Besides this, the GP is also planning to set up a plastic recycle plant which would produce foot mats and interlock tiles which could be used at garages, Shetty told IANS from Ujire.

Ujire Gram Panchayat is part of Belthangadi taluk in Dakshin Kannada district and a town near Dharmasthala, which is at the banks of the river Nethravathi. Ujire is an important junction for travellers in this region as it connects to another temple town Hornadu situated at the banks of river Bhadra in Chaikkamagaluru district.

MS Education Academy

The road at Ujire deviates to Dharmasthala (towards Hassan, Bengaluru), Kottigehara (towards Horanadu, Chikkamagaluru) and Belthangady (towards Mangaluru), hence it is strategically situated and challenges of segregating waste at source is potentially high due to large number of tourists incoming and returning, the PDO claimed.

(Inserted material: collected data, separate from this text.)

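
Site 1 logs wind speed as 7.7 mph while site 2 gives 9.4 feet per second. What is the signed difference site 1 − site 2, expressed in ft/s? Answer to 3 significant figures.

site 1: 7.7 mph = 11.2933 ft/s.
Difference: 11.2933 − 9.4000 = 1.89 ft/s.

1.89 ft/s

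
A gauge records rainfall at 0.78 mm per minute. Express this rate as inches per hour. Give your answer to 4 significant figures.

1.843 in/hour

0.78 mm/minute × 0.0393701 in/mm × 60 minute/hour = 1.843 in/hour.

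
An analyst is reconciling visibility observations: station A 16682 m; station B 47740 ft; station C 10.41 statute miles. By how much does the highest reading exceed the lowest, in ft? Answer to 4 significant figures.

7225 ft

station A: 16682 m = 54730.97 ft.
station C: 10.41 SM = 54964.80 ft.
Spread: 54964.80 − 47740.00 = 7225 ft.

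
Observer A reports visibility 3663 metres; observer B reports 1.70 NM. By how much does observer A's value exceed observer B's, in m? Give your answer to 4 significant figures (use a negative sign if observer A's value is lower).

observer B: 1.70 nmi = 3148.400 m.
Difference: 3663.000 − 3148.400 = 514.6 m.

514.6 m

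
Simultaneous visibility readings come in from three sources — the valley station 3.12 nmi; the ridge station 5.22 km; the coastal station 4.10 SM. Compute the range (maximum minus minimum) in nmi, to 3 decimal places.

the ridge station: 5.22 km = 2.81857 nmi.
the coastal station: 4.10 SM = 3.56280 nmi.
Spread: 3.56280 − 2.81857 = 0.744 nmi.

0.744 nmi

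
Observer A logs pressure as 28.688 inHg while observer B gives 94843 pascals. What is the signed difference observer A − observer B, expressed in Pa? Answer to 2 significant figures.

2300 Pa

observer A: 28.688 inHg = 97148.73 Pa.
Difference: 97148.73 − 94843.00 = 2300 Pa.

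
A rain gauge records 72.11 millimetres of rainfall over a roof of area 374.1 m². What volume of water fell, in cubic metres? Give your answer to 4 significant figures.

1 mm over 1 m² is 1 L, so volume = 72.11 × 374.1 = 26976.351 L = 26.98 m³.

26.98 cubic metres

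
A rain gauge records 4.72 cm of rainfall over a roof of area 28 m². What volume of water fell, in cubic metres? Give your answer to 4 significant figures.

Depth: 4.72 cm × 10 = 47.2 mm.
1 mm over 1 m² is 1 L, so volume = 47.2 × 28 = 1321.6 L = 1.322 m³.

1.322 cubic metres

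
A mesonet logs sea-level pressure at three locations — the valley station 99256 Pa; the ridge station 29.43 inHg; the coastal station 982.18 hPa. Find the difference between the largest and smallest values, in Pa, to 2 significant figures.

the ridge station: 29.43 inHg = 99661.43 Pa.
the coastal station: 982.18 hPa = 98218.00 Pa.
Spread: 99661.43 − 98218.00 = 1400 Pa.

1400 Pa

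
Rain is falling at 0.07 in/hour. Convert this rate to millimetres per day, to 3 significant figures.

42.7 mm/day

0.07 in/hour × 25.4 mm/in × 24 hour/day = 42.7 mm/day.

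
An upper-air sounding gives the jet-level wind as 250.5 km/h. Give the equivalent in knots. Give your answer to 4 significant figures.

1 km/h = 0.539957 kt, so 250.5 × 0.539957 = 135.3 kt.

135.3 kt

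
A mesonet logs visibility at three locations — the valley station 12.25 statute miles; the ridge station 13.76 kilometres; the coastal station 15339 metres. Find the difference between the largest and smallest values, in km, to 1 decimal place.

the valley station: 12.25 SM = 19.714 km.
the coastal station: 15339 m = 15.339 km.
Spread: 19.714 − 13.760 = 6.0 km.

6.0 km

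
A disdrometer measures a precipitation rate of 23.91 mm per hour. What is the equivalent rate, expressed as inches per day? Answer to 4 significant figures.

23.91 mm/hour × 0.0393701 in/mm × 24 hour/day = 22.59 in/day.

22.59 in/day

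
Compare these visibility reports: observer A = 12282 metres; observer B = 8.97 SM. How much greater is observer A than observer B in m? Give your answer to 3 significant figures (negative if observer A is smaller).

observer B: 8.97 SM = 14435.82 m.
Difference: 12282.00 − 14435.82 = -2150 m.

-2150 m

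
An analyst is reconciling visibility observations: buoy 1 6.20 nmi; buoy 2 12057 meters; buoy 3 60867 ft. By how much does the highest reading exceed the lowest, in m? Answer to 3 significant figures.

buoy 1: 6.20 nmi = 11482.40 m.
buoy 3: 60867 ft = 18552.26 m.
Spread: 18552.26 − 11482.40 = 7070 m.

7070 m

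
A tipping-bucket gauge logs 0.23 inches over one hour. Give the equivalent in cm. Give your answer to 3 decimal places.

0.584 cm

1 in = 2.54 cm, so 0.23 × 2.54 = 0.584 cm.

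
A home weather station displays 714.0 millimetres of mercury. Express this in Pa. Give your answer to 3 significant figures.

1 mmHg = 133.322 Pa, so 714.0 × 133.322 = 95200 Pa.

95200 Pa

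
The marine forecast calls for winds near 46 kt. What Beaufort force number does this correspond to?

Beaufort force 9

46 kt lies in the Beaufort 9 band (strong gale, 41–47 kt).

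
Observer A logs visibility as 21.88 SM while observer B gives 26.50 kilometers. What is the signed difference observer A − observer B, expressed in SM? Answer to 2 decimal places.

observer B: 26.50 km = 16.4663 SM.
Difference: 21.8800 − 16.4663 = 5.41 SM.

5.41 SM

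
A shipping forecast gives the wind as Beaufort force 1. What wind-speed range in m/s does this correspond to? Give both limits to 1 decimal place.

Beaufort 1 (light air) spans 0.3–1.5 m/s.

0.3 to 1.5 m/s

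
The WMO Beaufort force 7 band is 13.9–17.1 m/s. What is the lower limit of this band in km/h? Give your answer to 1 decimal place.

13.9–17.1 m/s × 3.6 = 50.0–61.6 km/h.

50.0 km/h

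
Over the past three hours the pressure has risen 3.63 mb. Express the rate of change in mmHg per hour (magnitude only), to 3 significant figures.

0.908 mmHg per hour

3.63 mb / 3 h × 0.750062 mmHg/mb = 0.908 mmHg/h.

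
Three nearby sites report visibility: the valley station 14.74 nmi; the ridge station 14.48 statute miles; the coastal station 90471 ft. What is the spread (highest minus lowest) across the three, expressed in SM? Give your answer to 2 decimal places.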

This GP is also turning out to be an education hub in recent times and is 310 km from the tech hub in the southern state.

Shetty disclosed that Ujire produces nearly 1.5 tonne of garbage a day and it was the biggest challenge to convince people to segregate their waste at the source. “We are able to produce anywhere between 25 to 30 quintal of manure at a gap of every six to eight weeks,” he said.

They launched the programme – “My Waste, My Responsibility” – nearly a year ago asking people to cooperate in segregating waste at the source, the PDO added.

“Within months we were able to convince the people and started producing “Ujire Janya” manure, which is yet to be registered as our brand and sold 25 quintal of manure in the last six months,” he said.

The GP has a stock of nearly 50 quintal, for which a fertiliser company has come forward to lift it by paying Rs four per kg but the GP is still negotiating with them for a higher price, he added.

According to him, he had negotiated with several entrepreneurs wanting to set up plastic recycling plants in Ujire. “We have not yet finalised anything as the talks are in a very early stage. One of the entrepreneurs has come forward to produce foot mats and interlocking tiles using waste plastic. Therefore, we have not announced the plastic recycle plant yet,” he said.

The proposed brand – “Ujire Janya” – is derived from the town name as well as the famous Janardhana temple situated in the heart of the town, Shetty added.

Disclosing about the challenges faced, Shetty said, he convinced people who came to meet him related to the work and told them about the benefits of waste segregation.

Apart from this, Dharmasthala Dhramadhikari Veerendra Heggade, whose charitable trusts runs several educational institutions in and around Ujire and Dharmashtala, should set up their own manure plants. As a result, waste segregation at the source has succeeded, Shetty opined.